Es war einmal...

Wenn sich Paare an früher erinnern, dann meist an die erste Wohnung, den ersten Urlaub, das erste Kind. Der erste Sex? Der firmiert irgendwann als verblichener Prolog zum Epos „Unser Sexualleben“. Ein Videoprojekt zeigt nun, wie inspirierend es sein kann, wenn sich Paare erinnern – an ihr erstes und ihr letztes Mal.
Gabriele Kuhn

Gabriele Kuhn

Die Magie des ersten Moments, dieses Wollen am Punkt ohne Widerruf.

von Gabriele Kuhn

über Sex mit Robotern

Und zack: große Gefühle. Im Herzen, im Bauch – und südlich davon. Tage werden zu Nächten, Nächte zu Orgien. Zwei vögeln sich durch Raum und Zeit – denn jedem Anfang wohnt viel Geilheit inne. Wie großartig Sex sein kann, wenn alles beginnt, ist hinlänglich bekannt.

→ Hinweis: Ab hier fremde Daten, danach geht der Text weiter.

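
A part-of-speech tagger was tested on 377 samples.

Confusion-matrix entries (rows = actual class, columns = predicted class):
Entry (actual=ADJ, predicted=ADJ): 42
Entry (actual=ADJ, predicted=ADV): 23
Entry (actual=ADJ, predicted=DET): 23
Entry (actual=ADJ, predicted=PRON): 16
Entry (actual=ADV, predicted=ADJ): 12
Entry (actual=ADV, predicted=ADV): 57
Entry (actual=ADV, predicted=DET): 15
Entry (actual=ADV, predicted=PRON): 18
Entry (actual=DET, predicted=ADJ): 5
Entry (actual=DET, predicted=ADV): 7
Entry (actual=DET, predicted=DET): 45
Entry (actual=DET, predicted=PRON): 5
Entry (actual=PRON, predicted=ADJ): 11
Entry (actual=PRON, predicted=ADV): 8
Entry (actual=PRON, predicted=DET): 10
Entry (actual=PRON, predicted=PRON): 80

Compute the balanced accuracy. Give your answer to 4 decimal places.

Balanced accuracy = mean of per-class recall.
  ADJ: recall = 42/104 = 0.40385
  ADV: recall = 57/102 = 0.55882
  DET: recall = 45/62 = 0.72581
  PRON: recall = 80/109 = 0.73394
Mean = (0.40385 + 0.55882 + 0.72581 + 0.73394) / 4 = 0.6056

0.6056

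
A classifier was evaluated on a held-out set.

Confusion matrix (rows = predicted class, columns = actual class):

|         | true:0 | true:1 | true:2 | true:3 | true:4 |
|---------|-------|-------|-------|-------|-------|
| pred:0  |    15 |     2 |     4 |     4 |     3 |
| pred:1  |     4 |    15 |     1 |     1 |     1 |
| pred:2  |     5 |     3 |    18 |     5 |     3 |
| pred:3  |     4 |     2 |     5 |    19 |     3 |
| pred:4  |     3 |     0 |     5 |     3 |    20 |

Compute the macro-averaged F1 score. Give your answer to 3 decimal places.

Per-class F1 score (2·TP/(2·TP+FP+FN)):
  0: TP=15, FP=2+4+4+3=13, FN=4+5+4+3=16 → 30/59 = 0.5085
  1: TP=15, FP=4+1+1+1=7, FN=2+3+2+0=7 → 30/44 = 0.6818
  2: TP=18, FP=5+3+5+3=16, FN=4+1+5+5=15 → 36/67 = 0.5373
  3: TP=19, FP=4+2+5+3=14, FN=4+1+5+3=13 → 38/65 = 0.5846
  4: TP=20, FP=3+0+5+3=11, FN=3+1+3+3=10 → 40/61 = 0.6557
Macro-F1 score = mean = (0.5085 + 0.6818 + 0.5373 + 0.5846 + 0.6557) / 5 = 0.594

0.594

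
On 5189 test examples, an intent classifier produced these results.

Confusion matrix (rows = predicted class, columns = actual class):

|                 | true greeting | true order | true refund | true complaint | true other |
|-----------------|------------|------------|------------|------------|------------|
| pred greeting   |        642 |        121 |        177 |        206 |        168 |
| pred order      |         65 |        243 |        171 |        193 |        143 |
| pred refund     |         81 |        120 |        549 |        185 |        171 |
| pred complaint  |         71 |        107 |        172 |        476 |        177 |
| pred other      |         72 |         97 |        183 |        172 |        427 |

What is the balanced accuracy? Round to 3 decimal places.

0.452

Balanced accuracy = mean of per-class recall.
  greeting: recall = 642/931 = 0.6896
  order: recall = 243/688 = 0.3532
  refund: recall = 549/1252 = 0.4385
  complaint: recall = 476/1232 = 0.3864
  other: recall = 427/1086 = 0.3932
Mean = (0.6896 + 0.3532 + 0.4385 + 0.3864 + 0.3932) / 5 = 0.452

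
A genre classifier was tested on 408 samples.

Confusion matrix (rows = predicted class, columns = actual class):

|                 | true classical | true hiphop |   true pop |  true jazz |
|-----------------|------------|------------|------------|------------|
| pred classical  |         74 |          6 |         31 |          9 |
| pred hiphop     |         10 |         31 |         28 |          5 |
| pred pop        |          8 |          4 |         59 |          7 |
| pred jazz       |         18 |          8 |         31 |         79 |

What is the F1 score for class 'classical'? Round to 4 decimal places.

0.6435

One-vs-rest for 'classical': TP = diagonal; FP = other classes predicted 'classical'; FN = 'classical' predicted as other.
F1 score = 2·TP/(2·TP+FP+FN).
classical: TP=74, FP=6+31+9=46, FN=10+8+18=36 → 148/230 = 0.64348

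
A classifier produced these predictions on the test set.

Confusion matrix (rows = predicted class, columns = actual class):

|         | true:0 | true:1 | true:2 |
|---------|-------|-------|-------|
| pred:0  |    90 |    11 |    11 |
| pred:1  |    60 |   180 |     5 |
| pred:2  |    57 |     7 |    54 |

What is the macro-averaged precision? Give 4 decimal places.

Per-class precision (TP/(TP+FP)):
  0: TP=90, FP=11+11=22 → 90/112 = 0.80357
  1: TP=180, FP=60+5=65 → 180/245 = 0.73469
  2: TP=54, FP=57+7=64 → 54/118 = 0.45763
Macro-precision = mean = (0.80357 + 0.73469 + 0.45763) / 3 = 0.6653

0.6653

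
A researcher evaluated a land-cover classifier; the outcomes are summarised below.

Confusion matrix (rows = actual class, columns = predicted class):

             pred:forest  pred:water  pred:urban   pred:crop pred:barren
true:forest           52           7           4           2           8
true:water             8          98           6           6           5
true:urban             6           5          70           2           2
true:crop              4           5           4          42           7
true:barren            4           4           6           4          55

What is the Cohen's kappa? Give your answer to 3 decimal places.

Observed agreement pₒ = trace/N = 317/416 = 0.7620
Expected agreement pₑ = Σ (rowᵢ·colᵢ)/N² = (73·74 + 123·119 + 85·90 + 62·56 + 73·77)/416² = 0.2125
κ = (pₒ − pₑ)/(1 − pₑ) = (0.7620 − 0.2125)/(1 − 0.2125) = 0.698

0.698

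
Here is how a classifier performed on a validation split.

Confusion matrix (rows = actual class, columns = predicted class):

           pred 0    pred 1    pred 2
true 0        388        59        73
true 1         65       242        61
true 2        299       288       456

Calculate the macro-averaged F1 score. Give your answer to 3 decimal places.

Per-class F1 score (2·TP/(2·TP+FP+FN)):
  0: TP=388, FP=65+299=364, FN=59+73=132 → 776/1272 = 0.6101
  1: TP=242, FP=59+288=347, FN=65+61=126 → 484/957 = 0.5057
  2: TP=456, FP=73+61=134, FN=299+288=587 → 912/1633 = 0.5585
Macro-F1 score = mean = (0.6101 + 0.5057 + 0.5585) / 3 = 0.558

0.558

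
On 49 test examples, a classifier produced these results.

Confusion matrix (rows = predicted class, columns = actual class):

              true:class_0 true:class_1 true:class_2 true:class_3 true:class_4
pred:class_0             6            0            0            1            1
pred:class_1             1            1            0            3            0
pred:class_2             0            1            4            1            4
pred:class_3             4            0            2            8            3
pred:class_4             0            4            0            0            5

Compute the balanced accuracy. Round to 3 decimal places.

Balanced accuracy = mean of per-class recall.
  class_0: recall = 6/11 = 0.5455
  class_1: recall = 1/6 = 0.1667
  class_2: recall = 4/6 = 0.6667
  class_3: recall = 8/13 = 0.6154
  class_4: recall = 5/13 = 0.3846
Mean = (0.5455 + 0.1667 + 0.6667 + 0.6154 + 0.3846) / 5 = 0.476

0.476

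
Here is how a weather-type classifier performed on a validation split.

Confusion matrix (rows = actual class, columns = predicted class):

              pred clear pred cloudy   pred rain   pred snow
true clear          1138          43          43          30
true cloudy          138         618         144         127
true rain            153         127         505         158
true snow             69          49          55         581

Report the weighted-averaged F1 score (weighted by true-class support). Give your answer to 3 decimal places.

Per-class F1 score (2·TP/(2·TP+FP+FN)):
  clear: TP=1138, FP=138+153+69=360, FN=43+43+30=116 → 2276/2752 = 0.8270
  cloudy: TP=618, FP=43+127+49=219, FN=138+144+127=409 → 1236/1864 = 0.6631
  rain: TP=505, FP=43+144+55=242, FN=153+127+158=438 → 1010/1690 = 0.5976
  snow: TP=581, FP=30+127+158=315, FN=69+49+55=173 → 1162/1650 = 0.7042
Weighted-F1 score = Σ (supportᵢ/N)·F1 scoreᵢ with N=3978: (1254/3978)·0.8270 + (1027/3978)·0.6631 + (943/3978)·0.5976 + (754/3978)·0.7042 = 0.707

0.707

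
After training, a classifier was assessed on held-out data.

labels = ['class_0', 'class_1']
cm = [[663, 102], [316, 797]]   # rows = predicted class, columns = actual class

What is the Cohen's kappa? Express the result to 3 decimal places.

Observed agreement pₒ = trace/N = 1460/1878 = 0.7774
Expected agreement pₑ = Σ (rowᵢ·colᵢ)/N² = (979·765 + 899·1113)/1878² = 0.4961
κ = (pₒ − pₑ)/(1 − pₑ) = (0.7774 − 0.4961)/(1 − 0.4961) = 0.558

0.558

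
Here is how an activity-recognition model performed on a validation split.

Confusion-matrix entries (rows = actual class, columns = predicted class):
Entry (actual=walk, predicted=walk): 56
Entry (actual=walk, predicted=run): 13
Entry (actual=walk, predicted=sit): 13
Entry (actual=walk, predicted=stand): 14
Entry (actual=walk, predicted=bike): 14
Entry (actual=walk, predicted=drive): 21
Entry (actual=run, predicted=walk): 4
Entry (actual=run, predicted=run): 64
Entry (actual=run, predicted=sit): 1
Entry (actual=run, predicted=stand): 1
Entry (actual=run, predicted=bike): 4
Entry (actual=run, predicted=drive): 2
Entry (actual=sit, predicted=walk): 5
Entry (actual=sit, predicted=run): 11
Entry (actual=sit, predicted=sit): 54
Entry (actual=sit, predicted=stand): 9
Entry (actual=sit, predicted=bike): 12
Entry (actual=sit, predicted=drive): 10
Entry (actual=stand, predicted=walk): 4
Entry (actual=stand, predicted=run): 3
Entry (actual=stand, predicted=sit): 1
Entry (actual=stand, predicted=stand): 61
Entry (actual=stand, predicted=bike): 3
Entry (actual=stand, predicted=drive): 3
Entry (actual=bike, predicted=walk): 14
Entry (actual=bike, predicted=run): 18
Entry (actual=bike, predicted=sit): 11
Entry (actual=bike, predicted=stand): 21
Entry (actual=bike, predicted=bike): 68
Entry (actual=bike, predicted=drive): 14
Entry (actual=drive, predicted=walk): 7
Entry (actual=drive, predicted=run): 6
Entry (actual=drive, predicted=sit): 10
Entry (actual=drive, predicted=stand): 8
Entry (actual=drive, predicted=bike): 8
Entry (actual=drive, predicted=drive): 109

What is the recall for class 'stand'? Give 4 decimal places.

Treat 'stand' as positive and all other classes as negative.
recall = TP/(TP+FN).
stand: TP=61, FN=4+3+1+3+3=14 → 61/75 = 0.81333

0.8133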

Das ist der Reiz und der Stoff aus dem Geschichten, Filme, Songs und Fantasien gestrickt sind. „The First Time Ever I Saw Your Face“. Oh, fuck, ist das nicht verdammt lange her? Zwanzig Jahre später versucht man sich ein wenig zu erinnern. Da war doch was. Aber was?

Finde den Unterschied

Im Laufe der Jahre verschwimmen all die vielen geilen Nummern zum sogenannten „Sexualleben“. Das klingt wie eine Diagnose, die jeder anders interpretiert. Für manche reicht dafür schon ein Sonntags-Löffelchen, andere brauchen zum Leben das tägliche Koitus-Plus. Ob da oder dort – von der Magie des ersten Vögelns ist naturgemäß nicht mehr viel zu spüren. Man hat sich’s eingerichtet, kennt den anderen in- und auswendig, weiß, welche Knöpfe funktionieren. Und welche nicht. Der Lebensmensch duftet immer ähnlich, schmeckt immer gleich, stöhnt wie gestern und vorgestern, und kommt so wie immer. Überraschungen? Nur mehr in Form von Party oder Ei. Es bedeutet trotzdem nicht zwingend, dass der Sex deshalb schlecht sein muss. Ja, er verändert sich, transponiert sich in eine andere Dimension der Vertrautheit und Verlässlichkeit. Auch, wenn es oft heißt, dass gerade diese zwei Vs die schlimmsten Feinde der Lust sind – wir brauchen sie, um Intimität erleben zu können. Umso schöner kann es sein, sich an das unvertraute „erste Mal“ mit diesem, seinem Lebenspartner zu erinnern. Wieder und wieder. Diese eine Mal, bei dem ein Mann und eine Frau einander die Kleider im Vorzimmer vom Leib fetzten und sie stöhnte: „Leise, die Nachbarn!“ Dieser eine Nachmittag auf der fetten, sonnensatten Wiese, als es plötzlich zu regnen begann, und dicke Tropfen auf seinen Hintern platschten. Dieser eine Morgen, an dem das Bett zusammenkrachte. Dieser eine Sonnenuntergang am Meer, an dem der Sand nicht nur in den Schuhen landete.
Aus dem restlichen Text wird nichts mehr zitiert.